I have just a few more days, then I'll need to start seriously looking for a job.  Was really hoping he would be off the vent and out of ICU by now.  It's going to be really hard.

The cats are venting their stress, peeing inappropriately.  I put my clean black skorts on the bed, took a shower and when I went to put them on, wet on the backside.  I yelled at them about not needing unnecessary nonsense.

Got a fair amount of knitting accomplished.  It's back to where it was before I ripped it out.  Maybe it will be finished this week.  Then to decide what to work on next.


Yesterday, I took some time to spin for about 30 minutes. The BFL/silk natural color, I was working on in January.  About 2 or more ozs left to spin.  Then I will work on the merino/silk my friend from Phoenix brought me.   I needed a bit of me and spinning time.



I tried to get a picture of the baby bird for you.  It's two weeks old yesterday.  Mama would not leave the nest so I could get a better picture.  She and baby hollered at me something fierce for lifting that lid.  I noticed there is another full size egg in there, plus two that look too tiny to be hatchable.  This baby looks to be mostly white with a little black/grey.  We'll see in a week when the real feathers come in.

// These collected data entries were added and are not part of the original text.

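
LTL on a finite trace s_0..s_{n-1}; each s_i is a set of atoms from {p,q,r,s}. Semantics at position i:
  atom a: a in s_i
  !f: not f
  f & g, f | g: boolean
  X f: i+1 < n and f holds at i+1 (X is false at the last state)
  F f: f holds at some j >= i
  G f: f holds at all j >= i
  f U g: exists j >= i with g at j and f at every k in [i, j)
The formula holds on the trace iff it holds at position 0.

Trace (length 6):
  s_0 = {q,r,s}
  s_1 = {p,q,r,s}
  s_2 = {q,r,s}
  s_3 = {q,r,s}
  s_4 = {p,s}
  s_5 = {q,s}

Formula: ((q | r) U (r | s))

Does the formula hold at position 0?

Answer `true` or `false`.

s_0={q,r,s}: ((q | r) U (r | s))=True (q | r)=True q=True r=True (r | s)=True s=True
s_1={p,q,r,s}: ((q | r) U (r | s))=True (q | r)=True q=True r=True (r | s)=True s=True
s_2={q,r,s}: ((q | r) U (r | s))=True (q | r)=True q=True r=True (r | s)=True s=True
s_3={q,r,s}: ((q | r) U (r | s))=True (q | r)=True q=True r=True (r | s)=True s=True
s_4={p,s}: ((q | r) U (r | s))=True (q | r)=False q=False r=False (r | s)=True s=True
s_5={q,s}: ((q | r) U (r | s))=True (q | r)=True q=True r=False (r | s)=True s=True

Answer: true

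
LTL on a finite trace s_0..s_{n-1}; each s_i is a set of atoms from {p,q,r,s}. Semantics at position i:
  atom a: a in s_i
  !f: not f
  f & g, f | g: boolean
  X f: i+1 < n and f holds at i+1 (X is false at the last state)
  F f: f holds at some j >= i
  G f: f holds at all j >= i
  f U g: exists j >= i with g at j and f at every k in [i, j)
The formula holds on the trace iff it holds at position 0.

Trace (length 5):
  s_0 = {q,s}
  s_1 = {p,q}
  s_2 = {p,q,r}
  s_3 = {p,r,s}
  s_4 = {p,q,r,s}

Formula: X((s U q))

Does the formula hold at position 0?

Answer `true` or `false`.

s_0={q,s}: X((s U q))=True (s U q)=True s=True q=True
s_1={p,q}: X((s U q))=True (s U q)=True s=False q=True
s_2={p,q,r}: X((s U q))=True (s U q)=True s=False q=True
s_3={p,r,s}: X((s U q))=True (s U q)=True s=True q=False
s_4={p,q,r,s}: X((s U q))=False (s U q)=True s=True q=True

Answer: true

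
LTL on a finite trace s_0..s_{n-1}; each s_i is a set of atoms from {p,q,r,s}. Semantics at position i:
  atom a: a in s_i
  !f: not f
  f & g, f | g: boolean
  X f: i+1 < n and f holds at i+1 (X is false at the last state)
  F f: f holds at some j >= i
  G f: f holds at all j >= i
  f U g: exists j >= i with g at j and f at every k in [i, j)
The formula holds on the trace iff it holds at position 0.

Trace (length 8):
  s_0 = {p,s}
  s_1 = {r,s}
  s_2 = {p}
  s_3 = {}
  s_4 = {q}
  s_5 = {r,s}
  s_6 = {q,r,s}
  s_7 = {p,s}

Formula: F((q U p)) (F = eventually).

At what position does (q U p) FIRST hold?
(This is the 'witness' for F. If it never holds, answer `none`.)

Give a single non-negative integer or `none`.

Answer: 0

Derivation:
s_0={p,s}: (q U p)=True q=False p=True
s_1={r,s}: (q U p)=False q=False p=False
s_2={p}: (q U p)=True q=False p=True
s_3={}: (q U p)=False q=False p=False
s_4={q}: (q U p)=False q=True p=False
s_5={r,s}: (q U p)=False q=False p=False
s_6={q,r,s}: (q U p)=True q=True p=False
s_7={p,s}: (q U p)=True q=False p=True
F((q U p)) holds; first witness at position 0.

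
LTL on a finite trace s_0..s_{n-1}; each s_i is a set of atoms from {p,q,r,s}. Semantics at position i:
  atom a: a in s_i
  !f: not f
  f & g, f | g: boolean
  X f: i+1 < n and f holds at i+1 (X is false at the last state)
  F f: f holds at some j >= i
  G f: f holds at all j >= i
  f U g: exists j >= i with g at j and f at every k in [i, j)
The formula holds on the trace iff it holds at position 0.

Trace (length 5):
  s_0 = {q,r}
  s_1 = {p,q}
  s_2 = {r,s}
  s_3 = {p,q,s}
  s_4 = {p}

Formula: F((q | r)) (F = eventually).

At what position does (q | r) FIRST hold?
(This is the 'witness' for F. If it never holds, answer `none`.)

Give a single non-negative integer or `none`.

s_0={q,r}: (q | r)=True q=True r=True
s_1={p,q}: (q | r)=True q=True r=False
s_2={r,s}: (q | r)=True q=False r=True
s_3={p,q,s}: (q | r)=True q=True r=False
s_4={p}: (q | r)=False q=False r=False
F((q | r)) holds; first witness at position 0.

Answer: 0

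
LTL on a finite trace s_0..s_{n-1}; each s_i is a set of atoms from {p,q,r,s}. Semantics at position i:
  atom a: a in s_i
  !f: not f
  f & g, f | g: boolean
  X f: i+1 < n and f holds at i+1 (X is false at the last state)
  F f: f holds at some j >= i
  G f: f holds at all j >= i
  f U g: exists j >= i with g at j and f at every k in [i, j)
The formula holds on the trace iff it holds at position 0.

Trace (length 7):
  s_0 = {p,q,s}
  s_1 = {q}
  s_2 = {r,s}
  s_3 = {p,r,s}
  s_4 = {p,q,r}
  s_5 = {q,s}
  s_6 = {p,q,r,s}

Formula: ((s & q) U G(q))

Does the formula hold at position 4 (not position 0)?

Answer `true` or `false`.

Answer: true

Derivation:
s_0={p,q,s}: ((s & q) U G(q))=False (s & q)=True s=True q=True G(q)=False
s_1={q}: ((s & q) U G(q))=False (s & q)=False s=False q=True G(q)=False
s_2={r,s}: ((s & q) U G(q))=False (s & q)=False s=True q=False G(q)=False
s_3={p,r,s}: ((s & q) U G(q))=False (s & q)=False s=True q=False G(q)=False
s_4={p,q,r}: ((s & q) U G(q))=True (s & q)=False s=False q=True G(q)=True
s_5={q,s}: ((s & q) U G(q))=True (s & q)=True s=True q=True G(q)=True
s_6={p,q,r,s}: ((s & q) U G(q))=True (s & q)=True s=True q=True G(q)=True
Evaluating at position 4: result = True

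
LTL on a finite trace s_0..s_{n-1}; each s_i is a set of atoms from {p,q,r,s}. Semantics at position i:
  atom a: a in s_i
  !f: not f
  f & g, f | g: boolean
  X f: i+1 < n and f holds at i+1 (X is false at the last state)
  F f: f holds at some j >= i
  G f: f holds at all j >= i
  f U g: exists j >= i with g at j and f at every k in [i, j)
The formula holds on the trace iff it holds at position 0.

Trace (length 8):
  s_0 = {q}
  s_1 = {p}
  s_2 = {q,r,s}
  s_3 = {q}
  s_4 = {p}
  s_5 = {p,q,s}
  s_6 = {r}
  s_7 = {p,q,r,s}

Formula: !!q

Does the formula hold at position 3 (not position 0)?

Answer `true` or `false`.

s_0={q}: !!q=True !q=False q=True
s_1={p}: !!q=False !q=True q=False
s_2={q,r,s}: !!q=True !q=False q=True
s_3={q}: !!q=True !q=False q=True
s_4={p}: !!q=False !q=True q=False
s_5={p,q,s}: !!q=True !q=False q=True
s_6={r}: !!q=False !q=True q=False
s_7={p,q,r,s}: !!q=True !q=False q=True
Evaluating at position 3: result = True

Answer: true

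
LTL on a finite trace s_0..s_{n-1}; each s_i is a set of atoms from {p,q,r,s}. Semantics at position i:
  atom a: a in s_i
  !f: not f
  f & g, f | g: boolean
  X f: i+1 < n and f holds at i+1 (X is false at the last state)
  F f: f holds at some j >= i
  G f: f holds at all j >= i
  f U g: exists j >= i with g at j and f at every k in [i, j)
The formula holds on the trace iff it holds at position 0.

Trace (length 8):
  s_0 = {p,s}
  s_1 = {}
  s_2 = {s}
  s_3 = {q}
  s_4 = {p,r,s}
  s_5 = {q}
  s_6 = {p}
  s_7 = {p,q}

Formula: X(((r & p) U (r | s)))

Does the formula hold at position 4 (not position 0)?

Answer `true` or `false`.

s_0={p,s}: X(((r & p) U (r | s)))=False ((r & p) U (r | s))=True (r & p)=False r=False p=True (r | s)=True s=True
s_1={}: X(((r & p) U (r | s)))=True ((r & p) U (r | s))=False (r & p)=False r=False p=False (r | s)=False s=False
s_2={s}: X(((r & p) U (r | s)))=False ((r & p) U (r | s))=True (r & p)=False r=False p=False (r | s)=True s=True
s_3={q}: X(((r & p) U (r | s)))=True ((r & p) U (r | s))=False (r & p)=False r=False p=False (r | s)=False s=False
s_4={p,r,s}: X(((r & p) U (r | s)))=False ((r & p) U (r | s))=True (r & p)=True r=True p=True (r | s)=True s=True
s_5={q}: X(((r & p) U (r | s)))=False ((r & p) U (r | s))=False (r & p)=False r=False p=False (r | s)=False s=False
s_6={p}: X(((r & p) U (r | s)))=False ((r & p) U (r | s))=False (r & p)=False r=False p=True (r | s)=False s=False
s_7={p,q}: X(((r & p) U (r | s)))=False ((r & p) U (r | s))=False (r & p)=False r=False p=True (r | s)=False s=False
Evaluating at position 4: result = False

Answer: false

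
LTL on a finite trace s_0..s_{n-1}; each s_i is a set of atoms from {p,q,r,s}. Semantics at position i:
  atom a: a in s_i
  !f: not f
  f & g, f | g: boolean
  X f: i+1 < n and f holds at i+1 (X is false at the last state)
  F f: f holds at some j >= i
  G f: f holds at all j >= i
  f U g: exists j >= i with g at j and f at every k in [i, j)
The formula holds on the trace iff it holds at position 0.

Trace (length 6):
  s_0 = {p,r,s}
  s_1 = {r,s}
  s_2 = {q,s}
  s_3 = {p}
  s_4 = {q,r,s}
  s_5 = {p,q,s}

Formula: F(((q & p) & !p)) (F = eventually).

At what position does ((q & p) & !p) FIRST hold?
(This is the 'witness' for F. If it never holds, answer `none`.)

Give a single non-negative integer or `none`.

s_0={p,r,s}: ((q & p) & !p)=False (q & p)=False q=False p=True !p=False
s_1={r,s}: ((q & p) & !p)=False (q & p)=False q=False p=False !p=True
s_2={q,s}: ((q & p) & !p)=False (q & p)=False q=True p=False !p=True
s_3={p}: ((q & p) & !p)=False (q & p)=False q=False p=True !p=False
s_4={q,r,s}: ((q & p) & !p)=False (q & p)=False q=True p=False !p=True
s_5={p,q,s}: ((q & p) & !p)=False (q & p)=True q=True p=True !p=False
F(((q & p) & !p)) does not hold (no witness exists).

Answer: none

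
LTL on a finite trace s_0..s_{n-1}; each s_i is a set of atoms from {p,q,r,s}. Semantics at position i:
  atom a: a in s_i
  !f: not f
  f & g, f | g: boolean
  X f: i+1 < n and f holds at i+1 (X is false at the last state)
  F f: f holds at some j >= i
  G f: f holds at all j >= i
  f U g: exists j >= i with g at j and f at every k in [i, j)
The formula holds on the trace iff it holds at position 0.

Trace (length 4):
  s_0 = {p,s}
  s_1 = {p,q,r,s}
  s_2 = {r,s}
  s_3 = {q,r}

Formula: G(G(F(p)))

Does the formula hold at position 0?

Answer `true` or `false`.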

That's all for today. Thank you for stopping by.

7 comments:

Carol said...

Recovery is such a frustrating thing to watch from the outside. I cannot imagine how annoying it is from the inside! Are his hands tied down? Could he hold a magic marker over a notepad (big one probably) to write a word or 2 to explain what he needs/wants etc?

break a leg job hunting!

Anonymous said...

Good luck with the job hunt and congrats. on the new baby birdies.

Rudee said...

Today, I'm only going to comment on your spinning--luscious--and your knitting--gorgeous! You are really very talented. Maybe you could get a job in a local spot teaching the fine art of spinning yarn. That would be a dream job for me, but my work is really not as exquisite as what I see you produce.

Wish I could sit side by side and soak up your spinning talent.

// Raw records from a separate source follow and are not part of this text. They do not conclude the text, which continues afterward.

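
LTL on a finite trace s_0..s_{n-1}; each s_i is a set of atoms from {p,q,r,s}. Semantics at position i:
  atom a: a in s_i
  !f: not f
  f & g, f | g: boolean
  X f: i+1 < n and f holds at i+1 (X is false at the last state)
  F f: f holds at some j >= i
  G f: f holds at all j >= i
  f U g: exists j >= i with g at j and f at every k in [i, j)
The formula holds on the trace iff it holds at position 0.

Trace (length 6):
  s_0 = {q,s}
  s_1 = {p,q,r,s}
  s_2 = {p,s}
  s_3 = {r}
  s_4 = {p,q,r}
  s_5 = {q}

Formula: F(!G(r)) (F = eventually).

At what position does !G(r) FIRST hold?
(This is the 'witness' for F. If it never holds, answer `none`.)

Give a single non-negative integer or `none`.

Answer: 0

Derivation:
s_0={q,s}: !G(r)=True G(r)=False r=False
s_1={p,q,r,s}: !G(r)=True G(r)=False r=True
s_2={p,s}: !G(r)=True G(r)=False r=False
s_3={r}: !G(r)=True G(r)=False r=True
s_4={p,q,r}: !G(r)=True G(r)=False r=True
s_5={q}: !G(r)=True G(r)=False r=False
F(!G(r)) holds; first witness at position 0.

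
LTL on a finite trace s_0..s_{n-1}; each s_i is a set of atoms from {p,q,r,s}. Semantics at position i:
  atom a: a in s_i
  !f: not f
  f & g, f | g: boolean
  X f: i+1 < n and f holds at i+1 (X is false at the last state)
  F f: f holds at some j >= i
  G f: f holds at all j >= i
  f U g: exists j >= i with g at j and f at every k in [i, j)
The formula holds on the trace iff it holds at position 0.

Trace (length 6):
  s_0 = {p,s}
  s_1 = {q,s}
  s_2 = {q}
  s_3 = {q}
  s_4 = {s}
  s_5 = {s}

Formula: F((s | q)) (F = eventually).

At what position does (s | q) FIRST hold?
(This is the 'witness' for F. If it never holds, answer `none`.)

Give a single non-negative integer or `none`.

s_0={p,s}: (s | q)=True s=True q=False
s_1={q,s}: (s | q)=True s=True q=True
s_2={q}: (s | q)=True s=False q=True
s_3={q}: (s | q)=True s=False q=True
s_4={s}: (s | q)=True s=True q=False
s_5={s}: (s | q)=True s=True q=False
F((s | q)) holds; first witness at position 0.

Answer: 0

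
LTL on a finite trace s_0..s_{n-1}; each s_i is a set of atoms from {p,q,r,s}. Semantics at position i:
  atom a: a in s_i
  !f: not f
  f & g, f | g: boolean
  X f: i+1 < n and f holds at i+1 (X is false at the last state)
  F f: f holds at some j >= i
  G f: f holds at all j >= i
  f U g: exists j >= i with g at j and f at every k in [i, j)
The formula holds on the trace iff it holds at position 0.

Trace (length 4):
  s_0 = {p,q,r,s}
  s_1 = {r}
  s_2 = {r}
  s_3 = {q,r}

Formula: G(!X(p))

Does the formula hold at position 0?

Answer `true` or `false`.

Answer: true

Derivation:
s_0={p,q,r,s}: G(!X(p))=True !X(p)=True X(p)=False p=True
s_1={r}: G(!X(p))=True !X(p)=True X(p)=False p=False
s_2={r}: G(!X(p))=True !X(p)=True X(p)=False p=False
s_3={q,r}: G(!X(p))=True !X(p)=True X(p)=False p=False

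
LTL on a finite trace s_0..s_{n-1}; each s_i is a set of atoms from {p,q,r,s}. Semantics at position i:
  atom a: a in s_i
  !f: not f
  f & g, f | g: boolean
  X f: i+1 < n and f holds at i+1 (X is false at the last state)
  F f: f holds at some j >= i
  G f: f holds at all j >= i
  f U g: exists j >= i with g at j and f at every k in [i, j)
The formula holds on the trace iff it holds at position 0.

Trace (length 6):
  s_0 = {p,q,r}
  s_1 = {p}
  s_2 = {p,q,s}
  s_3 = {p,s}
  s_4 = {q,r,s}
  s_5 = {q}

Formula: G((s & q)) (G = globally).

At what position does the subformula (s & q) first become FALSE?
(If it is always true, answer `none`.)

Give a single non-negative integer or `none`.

Answer: 0

Derivation:
s_0={p,q,r}: (s & q)=False s=False q=True
s_1={p}: (s & q)=False s=False q=False
s_2={p,q,s}: (s & q)=True s=True q=True
s_3={p,s}: (s & q)=False s=True q=False
s_4={q,r,s}: (s & q)=True s=True q=True
s_5={q}: (s & q)=False s=False q=True
G((s & q)) holds globally = False
First violation at position 0.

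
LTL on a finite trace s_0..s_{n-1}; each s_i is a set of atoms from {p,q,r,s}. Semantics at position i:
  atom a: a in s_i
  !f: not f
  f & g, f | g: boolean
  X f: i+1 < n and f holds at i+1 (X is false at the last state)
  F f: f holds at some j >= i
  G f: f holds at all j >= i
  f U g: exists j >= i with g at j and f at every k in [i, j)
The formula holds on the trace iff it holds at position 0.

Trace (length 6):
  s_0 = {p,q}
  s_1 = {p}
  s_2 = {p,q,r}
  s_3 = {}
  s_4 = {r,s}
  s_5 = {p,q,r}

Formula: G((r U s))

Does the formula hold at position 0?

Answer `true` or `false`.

Answer: false

Derivation:
s_0={p,q}: G((r U s))=False (r U s)=False r=False s=False
s_1={p}: G((r U s))=False (r U s)=False r=False s=False
s_2={p,q,r}: G((r U s))=False (r U s)=False r=True s=False
s_3={}: G((r U s))=False (r U s)=False r=False s=False
s_4={r,s}: G((r U s))=False (r U s)=True r=True s=True
s_5={p,q,r}: G((r U s))=False (r U s)=False r=True s=False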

You've encouraged me to finish the yarn I've been trying to make since October. Wish it well.

Melissa said...

I know that this is all very frustrating, but I'm so glad that you took some time for yourself. You won't do yourself or D any good if you wear yourself out. You are doing great.

Teresa Kasner said...

Hi Denise, I wish you didn't have to get a job.. but Rudee had a good suggestion, look in someplace where you'd be happy being there. Even Michael's Craft store or a LYS or something. Better even a spinning shop?

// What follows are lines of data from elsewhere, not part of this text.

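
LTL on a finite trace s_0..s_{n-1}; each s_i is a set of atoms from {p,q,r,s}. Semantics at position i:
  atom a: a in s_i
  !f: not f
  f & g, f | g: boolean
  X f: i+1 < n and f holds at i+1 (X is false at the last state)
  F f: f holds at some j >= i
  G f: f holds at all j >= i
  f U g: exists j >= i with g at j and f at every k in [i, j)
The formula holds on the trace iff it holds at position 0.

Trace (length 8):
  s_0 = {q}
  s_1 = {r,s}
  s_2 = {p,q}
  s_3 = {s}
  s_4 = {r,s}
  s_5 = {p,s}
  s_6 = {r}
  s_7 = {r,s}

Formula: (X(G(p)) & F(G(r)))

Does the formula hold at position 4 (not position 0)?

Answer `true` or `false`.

s_0={q}: (X(G(p)) & F(G(r)))=False X(G(p))=False G(p)=False p=False F(G(r))=True G(r)=False r=False
s_1={r,s}: (X(G(p)) & F(G(r)))=False X(G(p))=False G(p)=False p=False F(G(r))=True G(r)=False r=True
s_2={p,q}: (X(G(p)) & F(G(r)))=False X(G(p))=False G(p)=False p=True F(G(r))=True G(r)=False r=False
s_3={s}: (X(G(p)) & F(G(r)))=False X(G(p))=False G(p)=False p=False F(G(r))=True G(r)=False r=False
s_4={r,s}: (X(G(p)) & F(G(r)))=False X(G(p))=False G(p)=False p=False F(G(r))=True G(r)=False r=True
s_5={p,s}: (X(G(p)) & F(G(r)))=False X(G(p))=False G(p)=False p=True F(G(r))=True G(r)=False r=False
s_6={r}: (X(G(p)) & F(G(r)))=False X(G(p))=False G(p)=False p=False F(G(r))=True G(r)=True r=True
s_7={r,s}: (X(G(p)) & F(G(r)))=False X(G(p))=False G(p)=False p=False F(G(r))=True G(r)=True r=True
Evaluating at position 4: result = False

Answer: false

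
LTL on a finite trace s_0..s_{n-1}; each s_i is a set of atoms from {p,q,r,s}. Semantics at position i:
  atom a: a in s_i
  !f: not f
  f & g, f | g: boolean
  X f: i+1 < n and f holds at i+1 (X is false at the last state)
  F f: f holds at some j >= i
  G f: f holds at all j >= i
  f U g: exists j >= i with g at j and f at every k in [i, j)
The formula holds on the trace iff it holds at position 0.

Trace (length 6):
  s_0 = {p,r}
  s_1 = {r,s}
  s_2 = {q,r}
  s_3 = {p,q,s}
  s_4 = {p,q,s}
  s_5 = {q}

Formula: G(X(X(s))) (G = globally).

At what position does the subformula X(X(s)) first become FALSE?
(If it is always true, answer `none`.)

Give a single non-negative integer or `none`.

s_0={p,r}: X(X(s))=False X(s)=True s=False
s_1={r,s}: X(X(s))=True X(s)=False s=True
s_2={q,r}: X(X(s))=True X(s)=True s=False
s_3={p,q,s}: X(X(s))=False X(s)=True s=True
s_4={p,q,s}: X(X(s))=False X(s)=False s=True
s_5={q}: X(X(s))=False X(s)=False s=False
G(X(X(s))) holds globally = False
First violation at position 0.

Answer: 0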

What a bummer that this had to happen. Sorry, my dear. Hugs from Teresa

Chrissy said...

If nothing else this whole thing has shown you how much you are capable of doing. I hope this is reassuring when you are looking for a job. You can do it! Sorry it is necessary for you because of the circumstances forcing you to do it, but hopefully you will be able to manage it now.

Kathleen said...

I can feel your pain and frustration in your posts. I wish there was more I could do for you. I'll keep praying for you, your DH and his doctors and nurses.